Immediately following your divorce, there is one key action you must take in order to set yourself for "life after divorce" success. But it's not what you might think. It's certainly not to dive right into another relationship because you're lonely. You don't need to pretend everything is a-okay, even though it isn't. It's not turning yourself inside-out to overcompensate to your kids for the divorce. It's not even learn how to get along with your ex, maybe not just yet.
The number one action you must take is to work on yourself. Your self-confidence and self-esteem will inform and influence how happy you feel as you navigate through the challenging and heart-healing two years that follow, and long into the future.
In case you haven't heard, therapists have been quoted as saying it takes two years to heal from a divorce and be ready for a new love and relationship. You might think you're special and need less time (I certainly did) because you didn't love your spouse for the past few years, or because you're more relieved than devastated. You would be wrong -- you need every minute of those two years.

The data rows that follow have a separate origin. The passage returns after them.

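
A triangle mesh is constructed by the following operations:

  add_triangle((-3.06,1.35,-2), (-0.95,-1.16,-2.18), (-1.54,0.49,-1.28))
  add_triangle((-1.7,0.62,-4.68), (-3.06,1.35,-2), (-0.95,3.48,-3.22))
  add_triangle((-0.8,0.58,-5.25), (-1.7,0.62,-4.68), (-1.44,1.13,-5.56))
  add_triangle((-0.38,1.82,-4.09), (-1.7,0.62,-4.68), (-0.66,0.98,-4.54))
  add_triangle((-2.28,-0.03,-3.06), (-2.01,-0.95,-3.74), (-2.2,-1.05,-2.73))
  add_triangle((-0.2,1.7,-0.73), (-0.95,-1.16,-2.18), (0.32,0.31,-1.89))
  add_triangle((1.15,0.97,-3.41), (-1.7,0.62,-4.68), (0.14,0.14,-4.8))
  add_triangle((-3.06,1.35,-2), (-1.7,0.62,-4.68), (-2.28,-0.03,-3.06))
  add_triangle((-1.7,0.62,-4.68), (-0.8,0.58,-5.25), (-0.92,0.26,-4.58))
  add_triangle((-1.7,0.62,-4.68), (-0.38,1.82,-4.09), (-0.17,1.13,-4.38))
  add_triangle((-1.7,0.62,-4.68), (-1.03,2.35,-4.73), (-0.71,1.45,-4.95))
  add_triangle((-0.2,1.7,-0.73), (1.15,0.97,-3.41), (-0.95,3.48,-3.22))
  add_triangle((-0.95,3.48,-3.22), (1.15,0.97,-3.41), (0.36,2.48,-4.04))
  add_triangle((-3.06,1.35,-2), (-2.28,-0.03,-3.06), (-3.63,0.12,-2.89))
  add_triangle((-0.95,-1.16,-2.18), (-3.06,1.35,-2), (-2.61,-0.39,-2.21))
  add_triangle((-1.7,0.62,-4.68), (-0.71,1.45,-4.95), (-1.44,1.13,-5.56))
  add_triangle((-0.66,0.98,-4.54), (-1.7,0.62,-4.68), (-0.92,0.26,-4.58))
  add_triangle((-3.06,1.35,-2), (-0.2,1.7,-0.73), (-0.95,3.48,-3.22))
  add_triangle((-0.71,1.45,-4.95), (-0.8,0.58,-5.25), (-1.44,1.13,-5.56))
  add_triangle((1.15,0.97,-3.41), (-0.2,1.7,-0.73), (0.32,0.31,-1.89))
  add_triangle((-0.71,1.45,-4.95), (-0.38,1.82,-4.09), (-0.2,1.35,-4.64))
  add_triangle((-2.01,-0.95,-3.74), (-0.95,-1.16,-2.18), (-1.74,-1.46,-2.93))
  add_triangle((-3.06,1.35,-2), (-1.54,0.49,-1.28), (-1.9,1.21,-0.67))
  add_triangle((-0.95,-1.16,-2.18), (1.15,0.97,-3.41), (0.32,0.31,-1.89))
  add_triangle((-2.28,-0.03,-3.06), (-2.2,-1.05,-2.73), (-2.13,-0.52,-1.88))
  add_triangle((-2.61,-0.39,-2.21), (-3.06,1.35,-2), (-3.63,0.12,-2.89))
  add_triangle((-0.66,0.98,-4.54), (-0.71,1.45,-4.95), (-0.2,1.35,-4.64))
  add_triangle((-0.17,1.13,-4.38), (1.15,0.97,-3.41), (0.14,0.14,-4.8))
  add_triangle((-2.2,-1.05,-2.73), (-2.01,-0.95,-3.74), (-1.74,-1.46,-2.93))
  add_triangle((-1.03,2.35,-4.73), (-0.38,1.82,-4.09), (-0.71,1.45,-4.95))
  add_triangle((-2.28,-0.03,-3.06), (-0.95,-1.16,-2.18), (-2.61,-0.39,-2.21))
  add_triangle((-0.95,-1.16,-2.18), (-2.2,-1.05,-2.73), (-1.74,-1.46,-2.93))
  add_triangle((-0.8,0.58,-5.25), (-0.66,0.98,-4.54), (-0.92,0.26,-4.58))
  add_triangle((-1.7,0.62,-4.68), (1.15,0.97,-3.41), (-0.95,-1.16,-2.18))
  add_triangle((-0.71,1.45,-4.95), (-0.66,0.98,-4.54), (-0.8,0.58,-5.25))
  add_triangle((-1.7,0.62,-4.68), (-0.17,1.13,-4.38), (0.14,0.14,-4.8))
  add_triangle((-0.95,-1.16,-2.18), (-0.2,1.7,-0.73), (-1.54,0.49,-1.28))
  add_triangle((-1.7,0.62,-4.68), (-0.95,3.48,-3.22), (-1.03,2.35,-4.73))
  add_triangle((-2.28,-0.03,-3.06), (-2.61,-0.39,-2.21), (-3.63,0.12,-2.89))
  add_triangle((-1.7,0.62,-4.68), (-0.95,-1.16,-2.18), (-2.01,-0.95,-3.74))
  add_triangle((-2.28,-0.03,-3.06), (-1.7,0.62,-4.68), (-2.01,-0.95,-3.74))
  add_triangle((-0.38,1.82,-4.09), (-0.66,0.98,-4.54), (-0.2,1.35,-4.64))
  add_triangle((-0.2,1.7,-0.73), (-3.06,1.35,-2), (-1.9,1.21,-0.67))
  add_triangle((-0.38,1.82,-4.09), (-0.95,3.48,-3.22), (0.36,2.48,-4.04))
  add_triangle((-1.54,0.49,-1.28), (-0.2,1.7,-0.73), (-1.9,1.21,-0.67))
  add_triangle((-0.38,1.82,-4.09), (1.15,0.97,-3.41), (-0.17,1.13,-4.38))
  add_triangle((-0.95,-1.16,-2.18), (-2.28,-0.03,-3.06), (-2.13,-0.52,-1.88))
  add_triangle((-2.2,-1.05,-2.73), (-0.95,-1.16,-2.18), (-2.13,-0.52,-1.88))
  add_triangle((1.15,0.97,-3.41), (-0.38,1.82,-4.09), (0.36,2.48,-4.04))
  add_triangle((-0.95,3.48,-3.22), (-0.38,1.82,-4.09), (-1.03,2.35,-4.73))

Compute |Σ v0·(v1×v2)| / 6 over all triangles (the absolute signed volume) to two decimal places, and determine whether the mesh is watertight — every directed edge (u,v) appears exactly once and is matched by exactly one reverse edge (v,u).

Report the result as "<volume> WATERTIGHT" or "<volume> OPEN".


Per-triangle v0·(v1×v2)/6:
  t1: -0.0696
  t2: +5.7435
  t3: +0.3919
  t4: -0.6597
  t5: +0.4826
  t6: -0.8113
  t7: -1.6853
  t8: +1.7814
  t9: +0.2324
  t10: +0.9426
  t11: +1.0363
  t12: +1.0766
  t13: -0.0790
  t14: +0.9127
  t15: -0.8197
  t16: +0.0252
  t17: -0.4871
  t18: +1.2009
  t19: +0.4884
  t20: -0.3269
  t21: +0.2404
  t22: +0.1613
  t23: +0.0034
  t24: -0.1031
  t25: +0.3381
  t26: +0.0259
  t27: +0.1345
  t28: +1.0497
  t29: +0.2902
  t30: +0.3448
  t31: +0.6861
  t32: -0.0314
  t33: -0.0861
  t34: +2.6354
  t35: +0.0066
  t36: +1.3573
  t37: -0.7956
  t38: +1.3437
  t39: +0.3503
  t40: +0.5579
  t41: +1.0962
  t42: -0.2799
  t43: +0.5837
  t44: +1.3288
  t45: -0.4695
  t46: +0.7305
  t47: -0.5959
  t48: +0.0154
  t49: +0.9566
  t50: +0.7153
Σ = +21.9665 → |volume| = 21.97

Directed edges: 150 total, each appears once with its reverse present → watertight.

21.97 WATERTIGHT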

So, while you're waiting it out, you can be proactive about your life and yourself. Practicing fantastic self-care after a divorce is a must, regardless of whether you're a man or a woman. If your primary concern up to this point has been your kids, I understand. But putting the mask on yourself so you can help others isn't just for air travel, taking care of yourself first is an excellent post-divorce strategy.
Self-Care Is Supreme
Self-care can be a touchy subject. That's because our society largely views self-care as selfish, indulgent, or sometimes even narcissistic. Yet self-care is anything but self-indulgent, or selfish. Taking good care of yourself not only makes your life more fulfilling, but it also contributes to your well-being. During divorce, self-care can make the difference between just getting through the day and actually enjoying the day as it happens.
From years of personal experience, as well as from the work I've done in my executive coaching practice with many hardworking men and women, I've learned that when we care for ourselves consciously and with intention, we naturally begin to free ourselves to reach our highest potential and give our best selves to the world. The process of divorce can come as a shock, throwing us off of our equilibrium and bringing most, if not all, to their knees, and any self-care to a screeching halt.
If self-care has never been on your agenda, the very fact that you are dealing with a divorce means there's no time like the present to include simple yet profound activities into your life that can make all of the difference to your mental, physical and spiritual health.
Here are three ways to incorporate self-care into your life during and after divorce:
1. Discover when, where, why, and how you feel deprived and unhappy. Figure out where you feel deprived of what are probably some much-needed things in your life, such as physical touch, increased fulfillment, and fun! From there you will gain a good idea on how best to approach your self-care.
2. Identify your ideal routine. Routine isn't boring. Rather, routine gives our lives stability, security, safety, and serenity. Routine is rejuvenating because it becomes part of who you are, and becomes something you can rely on thus reducing stress and increasing personal happiness. Getting enough sleep, exercise, volunteering, or having a girls' or guys' night out (GNOs) are all routines that restore and rejuvenate. To identify a routine that would matter, ask yourself: "What one activity could I put into place this month that would improve my life the most, that I could also do on a regular basis?" Once identified, schedule that first appointment (such as a massage, facial, or haircut), and place a recurring appointment on your calendar. You should see the effects of your new activity after the first time, and after a few times, may recognize that you feel more relaxed, healthier, and less stressed.
3. Create an "absolutely not list." Knowing what you don't want to do is just as important as knowing what you do want! In marriage, we sometimes will tolerate the actions or needs and desires of others in order to make or keep them happy, much to our own detriment. This list represents the things that you refuse to tolerate in your life, because they don't make you happy. Now that you are divorced, you can begin to do the things that make you happy, while simultaneously refusing to do anything that makes you unhappy.
Make a list of your new self-care best practices, post it in a visible place, and look at it every day. Mine is on my refrigerator, and just looking at it reduces my stress and reminds me I always have something to look forward to, such as my monthly massage, weekend walking workouts with my girlfriends, and a cup of tea and a new magazine a few times a month.
Extreme self-care takes practice. At first, it might seem awkward to say no to something or someone, but what you're really doing is saying YES to yourself! You might even feel guilty for taking time for yourself. But with practice, it will become more natural and automatic, and you'll notice that you feel a whole lot more fulfilled and eventually you will become genuinely happy.